The Democrat-led House voted to pass the Respect for Marriage Act bill on Tuesday, which would recognize same-sex marriages at the federal level.
The legislation would repeal the Defense of Marriage Act of 1996, which defines marriage as being between a man and a woman. The latter was struck down in 2015 with a court ruling in Obergefell v. Hodges that made same-sex marriage a right under the 14th Amendment, but the 1996 act is still in the books.
The vote was 267 to 157, with 47 Republicans crossing the aisle to vote for the bill on Tuesday, July 19. It faces sharp opposition in the Senate, which will require at least 10 Republicans to team with the Democrats to defeat a filibuster.
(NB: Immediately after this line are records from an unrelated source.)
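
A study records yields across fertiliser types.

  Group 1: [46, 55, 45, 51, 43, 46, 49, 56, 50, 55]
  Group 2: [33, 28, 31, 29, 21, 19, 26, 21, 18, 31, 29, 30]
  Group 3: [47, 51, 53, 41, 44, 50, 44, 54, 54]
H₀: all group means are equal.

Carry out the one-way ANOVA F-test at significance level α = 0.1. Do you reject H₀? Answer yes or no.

Group means [49.60, 26.33, 48.67], grand mean 40.323
SSB = Σnᵢ(x̄ᵢ−x̄)² = 3835.708; SSW = ΣΣ(x−x̄ᵢ)² = 679.067
MSB = 3835.708/2 = 1917.8538; MSW = 679.067/28 = 24.2524
F = MSB/MSW = 79.0790
df = (2, 28)
p-value (upper-tail) = 0.00000
At α=0.1: p < α → reject H₀

reject H₀: yes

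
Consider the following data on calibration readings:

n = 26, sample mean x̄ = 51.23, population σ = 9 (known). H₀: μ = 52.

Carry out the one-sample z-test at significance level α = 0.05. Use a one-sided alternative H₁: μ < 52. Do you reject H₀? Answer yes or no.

SE = σ/√n = 9/√26 = 1.7650
z = (x̄−μ₀)/SE = (51.23−52)/1.7650 = -0.4362
p-value (one-sided, H₁ less) = 0.33133
At α=0.05: p ≥ α → fail to reject H₀

reject H₀: no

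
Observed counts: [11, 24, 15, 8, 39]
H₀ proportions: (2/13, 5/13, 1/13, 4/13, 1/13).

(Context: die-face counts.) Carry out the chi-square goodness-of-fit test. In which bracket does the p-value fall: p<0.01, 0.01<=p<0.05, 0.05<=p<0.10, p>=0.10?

p-value bracket: p<0.01

n = 97; E_i = n·p_i = [14.92, 37.31, 7.46, 29.85, 7.46]
χ² = (11−14.92)²/14.92 + (24−37.31)²/37.31 + (15−7.46)²/7.46 + (8−29.85)²/29.85 + (39−7.46)²/7.46 = 162.6918
df = 4
p-value (upper-tail) = 0.00000
→ bracket: p<0.01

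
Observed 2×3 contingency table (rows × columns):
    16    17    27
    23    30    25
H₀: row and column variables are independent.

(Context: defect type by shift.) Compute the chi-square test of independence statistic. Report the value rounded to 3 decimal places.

Row totals [60, 78], col totals [39, 47, 52], n=138
χ² = (16−16.96)²/16.96 + (17−20.43)²/20.43 + (27−22.61)²/22.61 + (23−22.04)²/22.04 + (30−26.57)²/26.57 + (25−29.39)²/29.39 = 2.6259
df = 2

test statistic = 2.626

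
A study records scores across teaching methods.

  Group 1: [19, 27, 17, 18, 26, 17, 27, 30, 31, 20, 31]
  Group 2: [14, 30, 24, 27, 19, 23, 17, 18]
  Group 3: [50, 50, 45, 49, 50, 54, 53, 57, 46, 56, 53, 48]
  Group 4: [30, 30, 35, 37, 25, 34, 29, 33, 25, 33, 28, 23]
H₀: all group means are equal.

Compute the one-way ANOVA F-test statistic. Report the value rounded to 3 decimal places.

Group means [23.91, 21.50, 50.92, 30.17], grand mean 32.744
SSB = Σnᵢ(x̄ᵢ−x̄)² = 5912.694; SSW = ΣΣ(x−x̄ᵢ)² = 903.492
MSB = 5912.694/3 = 1970.8979; MSW = 903.492/39 = 23.1665
F = MSB/MSW = 85.0754
df = (3, 39)

test statistic = 85.075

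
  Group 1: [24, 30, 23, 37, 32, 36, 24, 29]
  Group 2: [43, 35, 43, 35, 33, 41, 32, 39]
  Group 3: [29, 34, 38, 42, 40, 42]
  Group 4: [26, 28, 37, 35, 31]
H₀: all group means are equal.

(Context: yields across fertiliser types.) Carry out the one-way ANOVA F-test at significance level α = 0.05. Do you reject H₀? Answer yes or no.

reject H₀: yes

Group means [29.38, 37.62, 37.50, 31.40], grand mean 34.000
SSB = Σnᵢ(x̄ᵢ−x̄)² = 383.550; SSW = ΣΣ(x−x̄ᵢ)² = 562.450
MSB = 383.550/3 = 127.8500; MSW = 562.450/23 = 24.4543
F = MSB/MSW = 5.2281
df = (3, 23)
p-value (upper-tail) = 0.00672
At α=0.05: p < α → reject H₀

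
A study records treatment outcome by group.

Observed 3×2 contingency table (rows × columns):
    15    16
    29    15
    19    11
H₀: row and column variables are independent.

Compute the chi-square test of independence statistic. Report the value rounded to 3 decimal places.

Row totals [31, 44, 30], col totals [63, 42], n=105
χ² = (15−18.60)²/18.60 + (16−12.40)²/12.40 + (29−26.40)²/26.40 + (15−17.60)²/17.60 + (19−18.00)²/18.00 + (11−12.00)²/12.00 = 2.5210
df = 2

test statistic = 2.521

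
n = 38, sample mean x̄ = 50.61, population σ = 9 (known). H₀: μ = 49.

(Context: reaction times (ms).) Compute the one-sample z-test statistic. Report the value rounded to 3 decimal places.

SE = σ/√n = 9/√38 = 1.4600
z = (x̄−μ₀)/SE = (50.61−49)/1.4600 = 1.1027

test statistic = 1.103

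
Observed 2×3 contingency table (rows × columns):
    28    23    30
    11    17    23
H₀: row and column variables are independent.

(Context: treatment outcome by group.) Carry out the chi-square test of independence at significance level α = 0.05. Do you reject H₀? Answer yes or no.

reject H₀: no

Row totals [81, 51], col totals [39, 40, 53], n=132
χ² = (28−23.93)²/23.93 + (23−24.55)²/24.55 + (30−32.52)²/32.52 + (11−15.07)²/15.07 + (17−15.45)²/15.45 + (23−20.48)²/20.48 = 2.5482
df = 2
p-value (upper-tail) = 0.27968
At α=0.05: p ≥ α → fail to reject H₀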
“I, along with my Democratic colleagues, will not be idle bystanders while the constitutional rights and freedoms that underpin our democracy are shredded,” Representative Jerrold Nadler, Democrat of New York and the chairman of the Judiciary Committee who introduced the act, said in a statement. “Today’s vote was about protecting the children and loving families whose whole lives rely on the constitutional guarantee of marriage equality. I hope that my colleagues in the Senate will take up this bipartisan bill without delay and provide much needed stability and certainty for the families that have been shaken to their core by Justice Thomas’s concurring opinion in Dobbs v Jackson.”
Beyond codifying same-sex marriage throughout the United States, the bill also addresses federal protections for interracial marriages. Additional legal safeguards include protection for married couples against discrimination on the basis of sex, race, ethnicity, or national origin.
The legislation is among several Democrat-led legal moves in the works following the Republican-stacked Supreme Court’s decision to take away the rights of women when it overturned Roe v. Wade. Another bill House Democrats are eyeing to champion this week is one that will guarantee access to contraception.